Y tú, ¿Qué harias?

La pregunta sabrán reconocerla. Es probable que se hayan visto obligados a darle respuesta. Es posible, incluso, que hayan sido ustedes quienes la han formulado. Todos hemos estado ahí alguna vez. Como si de un último recurso se tratara, o como si se intentara saldar un debate apelando a la subjetividad propia, demasiadas veces intentamos resolver un dilema o un problema moral invocando una cuestión que parece imbatible y que, paradójicamente, entraña una irreparable torpeza. No importa cuál sea el escenario de decisión, pero si se discute sobre un conflicto de carácter ético, siempre hay alguien que nos espeta: pero, entonces, tú, en esta situación, ¿qué harías? 

La fórmula parece inocente. De hecho, se antoja abusivamente lógica, por obvia, y, sin embargo, apelar a esta decisión personal es tanto como corromper cualquier debate moral. Tal vez, por este motivo, cada vez que alguien pronuncia «¿y tú qué harías?» me esfuerzo en intentar responder con franqueza. Así, sin ironía, y concediendo que sólo una total sinceridad podría reparar el absurdo de la cuestión, contesto con transparencia: yo lo que haría, exactamente igual que tú, es equivocarme. 
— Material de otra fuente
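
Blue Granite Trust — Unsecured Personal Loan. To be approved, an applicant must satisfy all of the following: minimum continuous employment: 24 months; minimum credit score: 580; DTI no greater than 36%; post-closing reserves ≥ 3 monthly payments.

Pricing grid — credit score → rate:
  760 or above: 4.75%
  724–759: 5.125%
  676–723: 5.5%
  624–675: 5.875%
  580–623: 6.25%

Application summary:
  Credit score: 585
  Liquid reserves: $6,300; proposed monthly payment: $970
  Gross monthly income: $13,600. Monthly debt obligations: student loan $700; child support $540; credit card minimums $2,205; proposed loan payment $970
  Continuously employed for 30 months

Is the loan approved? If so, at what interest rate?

Credit score 585 ≥ 580 (meets minimum)
Employment 30 ≥ 24 months
Total monthly debts = (700 + 540 + 2,205 + 970) = 4,415. DTI: 4,415 ÷ 13,600 = 32.5%, within the 36% cap
Liquid reserves cover 6,300/970 = 6.5 months — ≥ 3 required
All requirements met. Score 585 falls in the 580–623 tier → 6.25%.

Approved at 6.25%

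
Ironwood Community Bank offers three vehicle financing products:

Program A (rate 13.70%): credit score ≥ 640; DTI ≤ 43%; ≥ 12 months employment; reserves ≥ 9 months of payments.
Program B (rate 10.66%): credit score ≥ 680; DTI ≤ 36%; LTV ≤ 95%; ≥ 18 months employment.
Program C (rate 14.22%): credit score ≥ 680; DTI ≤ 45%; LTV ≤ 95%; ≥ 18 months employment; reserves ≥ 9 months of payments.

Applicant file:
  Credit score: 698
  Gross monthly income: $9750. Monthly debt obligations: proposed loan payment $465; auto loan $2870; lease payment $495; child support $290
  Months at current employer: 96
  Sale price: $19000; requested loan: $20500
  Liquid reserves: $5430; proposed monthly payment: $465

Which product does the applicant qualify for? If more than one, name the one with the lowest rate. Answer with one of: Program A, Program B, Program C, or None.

Program A

Total debts = (465 + 2,870 + 495 + 290) = 4,120; DTI = 4,120/9,750 = 42.3%.
LTV = 20,500/19,000 = 107.9%.
Reserves = 5,430/465 = 11.7 months.
Program A: score 698 ≥ 640; DTI 42.3% ≤ 43%; employment 96 ≥ 12 mo; reserves 11.7 ≥ 9 mo → qualifies.
Program B: score 698 ≥ 680; DTI 42.3% > 36%; LTV 107.9% > 95%; employment 96 ≥ 18 mo → does not qualify.
Program C: score 698 ≥ 680; DTI 42.3% ≤ 45%; LTV 107.9% > 95%; employment 96 ≥ 18 mo; reserves 11.7 ≥ 9 mo → does not qualify.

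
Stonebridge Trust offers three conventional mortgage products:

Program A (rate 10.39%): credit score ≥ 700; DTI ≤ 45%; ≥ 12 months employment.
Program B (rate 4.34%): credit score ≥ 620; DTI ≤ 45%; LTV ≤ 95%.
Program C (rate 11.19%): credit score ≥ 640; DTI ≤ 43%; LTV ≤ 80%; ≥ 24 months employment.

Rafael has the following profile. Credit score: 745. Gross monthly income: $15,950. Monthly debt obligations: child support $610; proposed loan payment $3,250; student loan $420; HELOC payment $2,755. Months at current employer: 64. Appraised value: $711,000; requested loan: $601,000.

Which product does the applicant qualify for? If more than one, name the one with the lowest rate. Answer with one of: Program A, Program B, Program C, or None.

Total debts = (610 + 3,250 + 420 + 2,755) = 7,035; DTI = 7,035/15,950 = 44.1%.
LTV = 601,000/711,000 = 84.5%.
Program A: score 745 ≥ 700; DTI 44.1% ≤ 45%; employment 64 ≥ 12 mo → qualifies.
Program B: score 745 ≥ 620; DTI 44.1% ≤ 45%; LTV 84.5% ≤ 95% → qualifies.
Program C: score 745 ≥ 640; DTI 44.1% > 43%; LTV 84.5% > 80%; employment 64 ≥ 24 mo → does not qualify.
Qualifying: Program A, Program B. Lowest rate is 4.34% → Program B.

Program B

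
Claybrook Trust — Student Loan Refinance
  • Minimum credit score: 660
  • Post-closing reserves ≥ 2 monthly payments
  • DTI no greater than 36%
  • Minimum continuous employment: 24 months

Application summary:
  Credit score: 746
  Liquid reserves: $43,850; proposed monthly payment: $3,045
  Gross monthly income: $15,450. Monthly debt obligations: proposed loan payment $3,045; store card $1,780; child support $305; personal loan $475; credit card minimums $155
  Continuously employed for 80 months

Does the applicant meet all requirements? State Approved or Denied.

Denied

Credit score 746 ≥ 660 (meets)
Reserves = 43,850/3,045 = 14.4 months ≥ 2
Total monthly debts = (3,045 + 1,780 + 305 + 475 + 155) = 5,760. DTI: 5,760 ÷ 15,450 = 37.3%, exceeds the 36% cap
Employment 80 ≥ 24 months
Fails on DTI.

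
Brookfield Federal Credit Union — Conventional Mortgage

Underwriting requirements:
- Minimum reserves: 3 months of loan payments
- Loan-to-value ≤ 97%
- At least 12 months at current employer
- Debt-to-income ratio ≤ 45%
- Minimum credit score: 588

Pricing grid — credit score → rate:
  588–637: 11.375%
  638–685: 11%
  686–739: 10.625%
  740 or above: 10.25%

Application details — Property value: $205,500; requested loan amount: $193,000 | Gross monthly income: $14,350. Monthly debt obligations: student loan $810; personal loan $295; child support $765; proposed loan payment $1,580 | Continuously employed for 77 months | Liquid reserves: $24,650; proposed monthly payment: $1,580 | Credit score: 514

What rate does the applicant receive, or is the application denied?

Denied

Credit score 514 < 588 (below minimum)
Total monthly debts = (810 + 295 + 765 + 1,580) = 3,450. Debt-to-income = 3,450/14,350 = 24% — meets 45% limit
Employment 77 ≥ 12 months
Reserves = 24,650/1,580 = 15.6 months ≥ 3
Loan-to-value = 193,000/205,500 = 93.9% — pass (97% max)
Not all requirements met → denied.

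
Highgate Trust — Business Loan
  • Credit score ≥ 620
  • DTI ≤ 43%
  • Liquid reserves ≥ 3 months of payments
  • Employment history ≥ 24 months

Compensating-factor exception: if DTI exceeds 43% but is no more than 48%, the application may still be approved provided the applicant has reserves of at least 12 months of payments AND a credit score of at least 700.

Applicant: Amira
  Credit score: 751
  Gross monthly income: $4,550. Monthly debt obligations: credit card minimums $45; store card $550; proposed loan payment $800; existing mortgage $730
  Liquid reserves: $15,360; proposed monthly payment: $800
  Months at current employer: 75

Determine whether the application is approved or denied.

Credit score 751 ≥ 620 (meets base)
Total debts = (45 + 550 + 800 + 730) = 2,125. DTI: 2,125 ÷ 4,550 = 46.7%, over the 43% base limit.
Reserves = 15,360/800 = 19.2 months ≥ 3
Employment 75 ≥ 24 months
DTI 46.7% is within the 43%–48% exception band; checking compensating factors.
Reserves 19.2 ≥ 12 months; credit score 751 ≥ 700.
Both compensating conditions met → exception applies.

Approved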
En efecto, interrogarnos sobre nuestro contexto, sobre nuestra posición o aun sobre nuestras miserias es un fracaso si aspiramos a razonar moralmente. Preguntar qué haríamos nosotros es contrario a lo que deberíamos hacer si aspiramos a construir un razonamiento ético que sea válido y, ojalá, compartido. El juicio moral requiere de una cierta asepsia, una distancia con el objeto juzgado, una desposesión de intereses íntimos que puedan hacer que nos equivoquemos. 

Los interrogantes éticos tienen sentido cuando aspiran a solucionarse desde una perspectiva normativa y no cuando se limitan a describir qué haría cada persona. O dicho de otra forma sencilla: no se trata de elucubrar qué acción emprenderíamos. Responder moralmente se parece más a decantar qué creemos que deberíamos hacer o qué consideramos que sería justo hacer, por más que ese propósito se demuestre, como todo ideal, imposible. Este óptimo se parece, las más de las veces, muy poco a lo que verdaderamente estaríamos dispuestos a realizar.
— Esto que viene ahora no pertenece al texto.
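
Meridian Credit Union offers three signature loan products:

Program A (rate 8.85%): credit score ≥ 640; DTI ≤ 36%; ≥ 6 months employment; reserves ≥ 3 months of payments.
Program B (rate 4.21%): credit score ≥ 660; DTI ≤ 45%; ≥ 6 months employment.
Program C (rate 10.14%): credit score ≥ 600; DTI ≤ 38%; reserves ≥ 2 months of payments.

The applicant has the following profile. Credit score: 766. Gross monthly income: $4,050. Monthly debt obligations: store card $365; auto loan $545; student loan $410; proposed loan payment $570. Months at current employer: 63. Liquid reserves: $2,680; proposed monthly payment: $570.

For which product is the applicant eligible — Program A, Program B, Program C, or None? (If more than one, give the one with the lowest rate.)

None

Total debts = (365 + 545 + 410 + 570) = 1,890; DTI = 1,890/4,050 = 46.7%.
Reserves = 2,680/570 = 4.7 months.
Program A: score 766 ≥ 640; DTI 46.7% > 36%; employment 63 ≥ 6 mo; reserves 4.7 ≥ 3 mo → does not qualify.
Program B: score 766 ≥ 660; DTI 46.7% > 45%; employment 63 ≥ 6 mo → does not qualify.
Program C: score 766 ≥ 600; DTI 46.7% > 38%; reserves 4.7 ≥ 2 mo → does not qualify.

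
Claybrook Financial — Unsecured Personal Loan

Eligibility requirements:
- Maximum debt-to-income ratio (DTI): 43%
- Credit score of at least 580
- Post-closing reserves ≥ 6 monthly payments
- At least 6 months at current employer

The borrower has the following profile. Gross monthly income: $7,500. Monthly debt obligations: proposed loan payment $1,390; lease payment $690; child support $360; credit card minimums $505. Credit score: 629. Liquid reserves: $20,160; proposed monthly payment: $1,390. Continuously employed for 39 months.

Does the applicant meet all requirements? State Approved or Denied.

Total monthly debts = (1,390 + 690 + 360 + 505) = 2,945. Debt-to-income = 2,945/7,500 = 39.3% — meets 43% limit
Credit score 629 ≥ 580 (meets)
Liquid reserves cover 20,160/1,390 = 14.5 months — ≥ 6 required
Employment 39 ≥ 6 months
All criteria satisfied.

Approved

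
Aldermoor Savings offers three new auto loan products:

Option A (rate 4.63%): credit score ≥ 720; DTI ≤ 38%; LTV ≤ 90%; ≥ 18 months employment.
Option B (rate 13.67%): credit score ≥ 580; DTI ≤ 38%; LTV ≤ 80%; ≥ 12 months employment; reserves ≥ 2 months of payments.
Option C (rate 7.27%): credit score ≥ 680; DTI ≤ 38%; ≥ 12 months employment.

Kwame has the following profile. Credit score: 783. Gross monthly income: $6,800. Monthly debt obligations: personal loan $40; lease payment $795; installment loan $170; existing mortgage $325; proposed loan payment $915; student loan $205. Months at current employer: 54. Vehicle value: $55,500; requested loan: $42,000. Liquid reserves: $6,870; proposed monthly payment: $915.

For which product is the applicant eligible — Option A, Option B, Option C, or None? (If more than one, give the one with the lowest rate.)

Total debts = (40 + 795 + 170 + 325 + 915 + 205) = 2,450; DTI = 2,450/6,800 = 36%.
LTV = 42,000/55,500 = 75.7%.
Reserves = 6,870/915 = 7.5 months.
Option A: score 783 ≥ 720; DTI 36% ≤ 38%; LTV 75.7% ≤ 90%; employment 54 ≥ 18 mo → qualifies.
Option B: score 783 ≥ 580; DTI 36% ≤ 38%; LTV 75.7% ≤ 80%; employment 54 ≥ 12 mo; reserves 7.5 ≥ 2 mo → qualifies.
Option C: score 783 ≥ 680; DTI 36% ≤ 38%; employment 54 ≥ 12 mo → qualifies.
Qualifying: Option A, Option B, Option C. Lowest rate is 4.63% → Option A.

Option A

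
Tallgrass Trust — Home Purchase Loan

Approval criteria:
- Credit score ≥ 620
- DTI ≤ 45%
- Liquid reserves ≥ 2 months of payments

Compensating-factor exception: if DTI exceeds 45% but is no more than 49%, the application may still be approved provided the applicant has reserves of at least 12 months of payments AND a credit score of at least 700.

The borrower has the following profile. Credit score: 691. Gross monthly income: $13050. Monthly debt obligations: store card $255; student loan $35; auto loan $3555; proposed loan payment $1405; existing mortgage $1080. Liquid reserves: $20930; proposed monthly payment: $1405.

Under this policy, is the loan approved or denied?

Denied

Credit score 691 ≥ 620 (meets base)
Total debts = (255 + 35 + 3,555 + 1,405 + 1,080) = 6,330. DTI = 6,330/13,050 = 48.5% > 45% — standard DTI limit exceeded.
Reserves = 20,930/1,405 = 14.9 months ≥ 2
DTI 48.5% is within the 45%–49% exception band; checking compensating factors.
Override check — reserves: 14.9 mo (ok); score: 691 (below 700).
Override conditions not both satisfied; exception does not apply.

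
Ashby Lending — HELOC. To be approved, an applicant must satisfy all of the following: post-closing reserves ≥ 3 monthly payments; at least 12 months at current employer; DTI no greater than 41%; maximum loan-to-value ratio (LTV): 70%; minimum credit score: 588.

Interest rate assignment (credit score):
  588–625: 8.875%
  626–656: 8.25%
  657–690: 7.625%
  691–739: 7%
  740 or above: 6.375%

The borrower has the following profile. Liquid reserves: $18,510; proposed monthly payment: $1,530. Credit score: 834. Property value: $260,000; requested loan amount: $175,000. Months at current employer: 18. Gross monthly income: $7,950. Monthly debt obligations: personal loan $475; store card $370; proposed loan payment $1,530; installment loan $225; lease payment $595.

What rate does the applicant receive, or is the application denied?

Approved at 6.375%

Credit score 834 ≥ 588 (meets minimum)
Employment 18 ≥ 12 months
Liquid reserves cover 18,510/1,530 = 12.1 months — ≥ 3 required
LTV = 175,000/260,000 = 67.3% ≤ 70%
Total monthly debts = (475 + 370 + 1,530 + 225 + 595) = 3,195. DTI = 3,195/7,950 = 40.2% ≤ 41%
All requirements met. Score 834 falls in the 740 or above tier → 6.375%.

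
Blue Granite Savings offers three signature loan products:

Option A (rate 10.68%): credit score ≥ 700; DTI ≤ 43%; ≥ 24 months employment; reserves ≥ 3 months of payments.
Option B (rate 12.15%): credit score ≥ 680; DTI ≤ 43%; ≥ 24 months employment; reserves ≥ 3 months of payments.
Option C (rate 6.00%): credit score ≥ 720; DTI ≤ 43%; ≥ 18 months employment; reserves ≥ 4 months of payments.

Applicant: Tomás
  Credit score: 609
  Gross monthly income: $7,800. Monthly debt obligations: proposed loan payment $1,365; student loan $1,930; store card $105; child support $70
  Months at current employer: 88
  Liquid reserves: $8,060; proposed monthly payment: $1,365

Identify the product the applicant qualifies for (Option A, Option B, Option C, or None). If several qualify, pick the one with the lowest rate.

None

Total debts = (1,365 + 1,930 + 105 + 70) = 3,470; DTI = 3,470/7,800 = 44.5%.
Reserves = 8,060/1,365 = 5.9 months.
Option A: score 609 < 700; DTI 44.5% > 43%; employment 88 ≥ 24 mo; reserves 5.9 ≥ 3 mo → does not qualify.
Option B: score 609 < 680; DTI 44.5% > 43%; employment 88 ≥ 24 mo; reserves 5.9 ≥ 3 mo → does not qualify.
Option C: score 609 < 720; DTI 44.5% > 43%; employment 88 ≥ 18 mo; reserves 5.9 ≥ 4 mo → does not qualify.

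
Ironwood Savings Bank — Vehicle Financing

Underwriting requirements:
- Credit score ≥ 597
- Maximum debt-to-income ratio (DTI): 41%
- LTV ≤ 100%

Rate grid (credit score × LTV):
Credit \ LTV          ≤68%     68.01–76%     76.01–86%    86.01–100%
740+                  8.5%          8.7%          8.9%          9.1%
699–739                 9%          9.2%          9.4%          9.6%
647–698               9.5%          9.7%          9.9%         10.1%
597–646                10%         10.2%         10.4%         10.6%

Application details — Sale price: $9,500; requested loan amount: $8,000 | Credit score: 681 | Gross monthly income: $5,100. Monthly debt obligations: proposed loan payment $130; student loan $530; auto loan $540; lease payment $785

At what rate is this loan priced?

Credit score 681 ≥ 597; Total monthly debts = (130 + 530 + 540 + 785) = 1,985. DTI = 1,985/5,100 = 38.9% ≤ 41%
Loan-to-value = 8,000/9,500 = 84.2% — pass (100% max)
Row: 681 falls in 647–698. Column: 84.2% falls in 76.01–86%. Rate = 9.9%.

9.9%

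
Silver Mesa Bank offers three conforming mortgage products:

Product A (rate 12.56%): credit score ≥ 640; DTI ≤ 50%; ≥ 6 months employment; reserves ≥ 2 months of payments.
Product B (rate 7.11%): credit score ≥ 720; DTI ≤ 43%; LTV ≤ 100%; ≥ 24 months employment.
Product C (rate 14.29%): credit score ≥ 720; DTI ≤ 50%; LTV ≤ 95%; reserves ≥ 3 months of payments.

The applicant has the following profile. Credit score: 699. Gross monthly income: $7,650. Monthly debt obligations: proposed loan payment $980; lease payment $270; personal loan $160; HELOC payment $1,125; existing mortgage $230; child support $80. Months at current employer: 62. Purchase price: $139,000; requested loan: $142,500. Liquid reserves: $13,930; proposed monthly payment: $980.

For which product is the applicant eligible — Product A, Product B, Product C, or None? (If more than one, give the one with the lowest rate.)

Total debts = (980 + 270 + 160 + 1,125 + 230 + 80) = 2,845; DTI = 2,845/7,650 = 37.2%.
LTV = 142,500/139,000 = 102.5%.
Reserves = 13,930/980 = 14.2 months.
Product A: score 699 ≥ 640; DTI 37.2% ≤ 50%; employment 62 ≥ 6 mo; reserves 14.2 ≥ 2 mo → qualifies.
Product B: score 699 < 720; DTI 37.2% ≤ 43%; LTV 102.5% > 100%; employment 62 ≥ 24 mo → does not qualify.
Product C: score 699 < 720; DTI 37.2% ≤ 50%; LTV 102.5% > 95%; reserves 14.2 ≥ 3 mo → does not qualify.

Product A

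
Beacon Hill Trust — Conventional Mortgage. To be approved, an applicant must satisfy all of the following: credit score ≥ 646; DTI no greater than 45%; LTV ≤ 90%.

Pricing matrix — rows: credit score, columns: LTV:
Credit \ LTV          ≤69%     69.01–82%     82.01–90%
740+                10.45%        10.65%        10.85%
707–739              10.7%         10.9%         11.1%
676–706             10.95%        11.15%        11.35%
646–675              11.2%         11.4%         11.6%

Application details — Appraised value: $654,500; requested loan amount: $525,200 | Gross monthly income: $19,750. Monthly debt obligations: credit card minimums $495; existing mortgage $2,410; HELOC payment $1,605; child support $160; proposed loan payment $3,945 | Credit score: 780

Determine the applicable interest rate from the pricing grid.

10.65%

Credit score 780 ≥ 646; Total monthly debts = (495 + 2,410 + 1,605 + 160 + 3,945) = 8,615. DTI: 8,615 ÷ 19,750 = 43.6%, within the 45% cap
LTV = 525,200/654,500 = 80.2% ≤ 90%
Credit 780 → row 740+; LTV 80.2% → column 69.01–82%. Grid cell → 10.65%.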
Esta trampa conversacional aparece en casi todas disputas, y lo peor de todo es que tendemos a concederle una notable validez. No importa si debatimos sobre la pena de muerte, el aborto, la guerra en Ucrania o cualquier drama familiar. El «y tú qué harías» atiende a una formulación meramente privada y, las más de las veces, sólo sirve para demostrar que ante un dilema moral cualquier persona implicada se encontraría en un contexto poco idóneo para tomar la mejor decisión.

Si soy víctima de un delito concreto, tiene muy poco sentido que alguien me pregunte qué pena propongo para mis victimarios, ya que mi juicio estará alterado por mi honda afectación personal. El familiar de un asesinado, por llevarlo a un extremo, es casi seguro que se mostrará más favorable a la pena de muerte que cualquier ciudadano medio.  La vivencia de un daño en carne propia no convierte la evaluación de la persona implicada en un observador más perfecto, sino todo lo contrario. Por todo ello, deberíamos ser muy cuidadosos a la hora de conceder ciertos privilegios epistémicos a quienes, en cualquier debate moral, tienen arraigados intereses, daños o expectativas privadas. 

Todos sabemos que no existe un razonamiento ético puramente objetivo, pero eso no impide que podamos aspirar a aliviar la carga subjetiva de nuestros juicios. Que un ideal sea imposible de realizar no nos impide reconocerlo como un criterio rector utilísimo para afinar el tiro. Nadie puede dejar de ser quien es cada vez que razona, pero salir de nosotros mismos –o al menos intentarlo– es algo que siempre debemos intentar, sobre todo en el marco de un debate público. 

Este es el motivo por el que la moral, especialmente en lo que atañe al razonamiento ético, exige siempre la existencia de un grupo que vigile nuestros sesgos y que nos ponga a salvo de nuestras inclinaciones. Esta es la razón, sospecho, por la que una comunidad política bien construida nos propone razonar no como lo que somos, sino como agentes morales que disimulan y que piensan, que exponen y conversan de un modo mucho más perfecto a como lo haríamos si no tuviéramos cerca un grupo de semejantes observándonos. Nunca decidan en base a lo que ustedes harían. Es mucho más útil preguntarse qué haría alguien que fuera mucho mejor que todos nosotros.